Initially, the company sold to automotive shops and jobbers in Texas. Now, the J-B Weld Company distributes its products through multiple retail channels including automotive chains, home improvement centers, hardware stores, and farm stores. It does business in all 50 states in the U.S. as well as in 27 other countries. In 2008 the company was purchased by a group of private investors. Led by CEO Chip Hanson, they have expanded the product lines.

==Products==
The J-B Weld Company's original product line focused on a small number of products: J-B Weld (original 2-tube epoxy), J-B Kwik (4-hour epoxy), J-B Stik (epoxy putty), Waterweld (underwater adhesive/filler), and a few others.

Since 2008, the company has broadened the product line to add J-B SteelStik, KwikWood, PlasticWeld, MarineWeld, Perm-O-Seal, WoodWeld, and ClearWeld.

===J-B Weld epoxy===
J-B Weld is a two-part epoxy adhesive (or filler) which can withstand high-temperature environments. J-B Weld can be used to bond surfaces made from metal, porcelain, ceramic, glass, marble, PVC, ABS, concrete, fiberglass, wood, fabric, or paper. Alcohol should be avoided when cleaning surfaces, as it can degrade the bond. J-B Weld is water-resistant, petroleum/chemical-resistant (when hardened), and acid-resistant.
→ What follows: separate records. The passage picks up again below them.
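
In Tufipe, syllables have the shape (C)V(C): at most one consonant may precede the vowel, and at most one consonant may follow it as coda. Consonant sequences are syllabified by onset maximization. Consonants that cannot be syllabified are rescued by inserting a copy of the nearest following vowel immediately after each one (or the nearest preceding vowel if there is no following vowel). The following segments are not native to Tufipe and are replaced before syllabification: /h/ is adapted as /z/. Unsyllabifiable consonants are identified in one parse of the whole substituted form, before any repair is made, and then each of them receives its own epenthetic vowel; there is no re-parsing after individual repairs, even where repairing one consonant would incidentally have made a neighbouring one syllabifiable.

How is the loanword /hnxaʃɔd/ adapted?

zanaxaʃɔd

Substitution: /h/ → /z/, giving /znxaʃɔd/.
Under (C)V(C), the unsyllabifiable consonants are /z/, /n/ (at most one coda consonant is licensed; onsets are limited to one consonant).
Each unlicensed consonant becomes the onset of a new syllable: /z/ → /za/, /n/ → /na/.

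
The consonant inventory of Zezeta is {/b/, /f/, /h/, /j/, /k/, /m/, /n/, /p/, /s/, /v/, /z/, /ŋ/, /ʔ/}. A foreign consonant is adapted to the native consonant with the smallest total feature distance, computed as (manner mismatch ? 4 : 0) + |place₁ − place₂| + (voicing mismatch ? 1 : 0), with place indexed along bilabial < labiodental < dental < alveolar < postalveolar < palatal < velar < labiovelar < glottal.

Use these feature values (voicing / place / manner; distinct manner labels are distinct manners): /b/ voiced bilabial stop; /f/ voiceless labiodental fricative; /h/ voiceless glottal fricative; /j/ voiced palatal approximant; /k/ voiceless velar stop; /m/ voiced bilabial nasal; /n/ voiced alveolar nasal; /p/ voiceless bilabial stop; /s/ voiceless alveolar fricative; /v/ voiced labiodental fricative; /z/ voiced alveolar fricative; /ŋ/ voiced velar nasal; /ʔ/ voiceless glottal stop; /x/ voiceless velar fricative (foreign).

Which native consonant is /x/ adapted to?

/h/ is closest: same manner (fricative), place distance 2 (velar→glottal), same voicing; total 2. Next closest is /s/ at distance 3.

h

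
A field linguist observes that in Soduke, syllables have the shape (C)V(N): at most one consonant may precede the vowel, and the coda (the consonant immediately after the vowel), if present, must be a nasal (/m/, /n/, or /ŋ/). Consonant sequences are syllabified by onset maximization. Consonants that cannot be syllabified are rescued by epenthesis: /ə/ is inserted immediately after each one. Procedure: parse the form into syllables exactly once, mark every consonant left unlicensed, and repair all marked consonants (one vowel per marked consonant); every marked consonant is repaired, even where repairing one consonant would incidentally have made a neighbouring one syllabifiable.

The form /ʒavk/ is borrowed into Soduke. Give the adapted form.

ʒavəkə

Syllabifying with onset maximization leaves /v/, /k/ stranded (only a nasal (/m/, /n/, or /ŋ/) is licensed in coda position; onsets are limited to one consonant).
Inserting the epenthetic vowel yields /v/ → /və/, /k/ → /kə/.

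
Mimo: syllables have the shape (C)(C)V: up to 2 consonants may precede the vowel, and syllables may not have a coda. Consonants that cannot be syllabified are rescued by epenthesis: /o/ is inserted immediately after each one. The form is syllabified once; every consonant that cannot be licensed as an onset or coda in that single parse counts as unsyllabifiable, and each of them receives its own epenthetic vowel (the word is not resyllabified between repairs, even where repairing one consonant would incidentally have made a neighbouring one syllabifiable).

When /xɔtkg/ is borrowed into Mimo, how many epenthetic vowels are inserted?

The unsyllabifiable consonants are /t/, /k/, /g/; each receives one epenthetic vowel.

3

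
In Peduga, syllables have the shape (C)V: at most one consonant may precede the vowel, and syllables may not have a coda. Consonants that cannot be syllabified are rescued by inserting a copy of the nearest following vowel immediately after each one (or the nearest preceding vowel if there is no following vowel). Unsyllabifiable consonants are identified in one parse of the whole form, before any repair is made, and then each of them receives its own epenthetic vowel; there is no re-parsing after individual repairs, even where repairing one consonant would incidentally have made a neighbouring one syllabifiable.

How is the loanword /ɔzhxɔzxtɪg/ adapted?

Syllabifying with onset maximization leaves /z/, /h/, /z/, /x/, /g/ stranded (no codas are permitted; onsets are limited to one consonant).
Epenthesis after each stranded consonant: /z/ → /zɔ/, /h/ → /hɔ/, /z/ → /zɪ/, /x/ → /xɪ/, /g/ → /gɪ/.

ɔzɔhɔxɔzɪxɪtɪgɪ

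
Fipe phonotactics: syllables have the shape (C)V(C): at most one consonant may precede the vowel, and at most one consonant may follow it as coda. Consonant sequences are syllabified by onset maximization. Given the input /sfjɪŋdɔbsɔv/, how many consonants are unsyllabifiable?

2

The consonants /s/, /f/ cannot be parsed into a legal (C)V(C) syllable (at most one coda consonant is licensed; onsets are limited to one consonant).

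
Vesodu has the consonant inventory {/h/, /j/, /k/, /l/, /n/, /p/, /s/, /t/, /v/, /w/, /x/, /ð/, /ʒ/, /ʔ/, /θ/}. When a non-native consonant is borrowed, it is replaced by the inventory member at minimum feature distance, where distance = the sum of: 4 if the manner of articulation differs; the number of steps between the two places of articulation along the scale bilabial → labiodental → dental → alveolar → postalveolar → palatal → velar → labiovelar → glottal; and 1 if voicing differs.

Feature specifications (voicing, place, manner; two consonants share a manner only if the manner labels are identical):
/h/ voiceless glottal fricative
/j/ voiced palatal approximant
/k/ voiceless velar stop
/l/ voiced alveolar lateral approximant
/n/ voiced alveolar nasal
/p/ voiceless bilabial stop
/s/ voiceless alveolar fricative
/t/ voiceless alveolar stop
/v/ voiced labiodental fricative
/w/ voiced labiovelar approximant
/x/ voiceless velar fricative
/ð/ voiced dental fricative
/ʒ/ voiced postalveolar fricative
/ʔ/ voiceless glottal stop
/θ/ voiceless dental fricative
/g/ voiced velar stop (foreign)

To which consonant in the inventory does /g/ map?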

It also resists shock, vibration, and extreme temperature fluctuations.

J-B Weld can withstand a constant temperature of 500 °F, and the maximum temperature threshold is approximately 600 °F for 10 minutes. J-B Weld can also be used inside a microwave oven, exposed to microwave radiation instead of infrared radiation (heat).

The product is contained in 2 separate tubes: the "steel" (black tube of resin) and the "hardener" (red tube). Equal amounts are squeezed from both tubes and mixed. For the best bond, surfaces should be roughened (or scratched) with fine or coarse sandpaper. When first mixed, J-B Weld is subject to sagging or running (slow dripping); even more so at warmer temperatures. After about 20 minutes the mixture begins to thicken into a putty that can be shaped with a putty knife or wooden spatula. The mixture will set enough for the glued parts to be handled within 4–6 hours, but requires up to 15 hours at cool temperatures to fully cure and harden. Temperatures above 50 F shorten all these times. After the initial setting period of a few hours, heat (e.g. from a heat lamp or incandescent light bulb placed near the bond) will speed the curing time.

J-B Weld can be used as an adhesive, laminate, plug, filler, sealant, or electrical insulator. When fully cured, J-B Weld can be drilled, formed, ground, tapped, machined, sanded, and painted. While J-B Weld Original epoxy dries to a dark grey color, J-B Weld's ClearWeld epoxy dries clear. Although its bond is not quite as strong as the Original's (3900 psi vs. 5020 psi), ClearWeld is often preferred when appearance is an important consideration.

===J-B Kwik epoxy===
J-B Kwik (stylized as J-B KWIK) is a two-part epoxy, intended as an adhesive or filler, which can withstand medium-temperature environments (up to 300 °F). J-B Kwik cures much more quickly, but it is not as strong or as heat-resistant as the original J-B Weld. However, J-B Kwik has the same adhesion (1800 psi) as J-B Weld, and does not shrink when hardening.

J-B Kwik can be used to bond surfaces made from any combination of iron, steel, copper, aluminum, brass, bronze, pewter, plus porcelain, wood, ceramic, glass, marble, PVC, ABS, concrete, fiberglass, fabric, or paper. J-B Kwik is waterproof, petroleum/chemical-resistant (when cured), acid-resistant; plus resists shock, vibration, and extreme temperature fluctuations.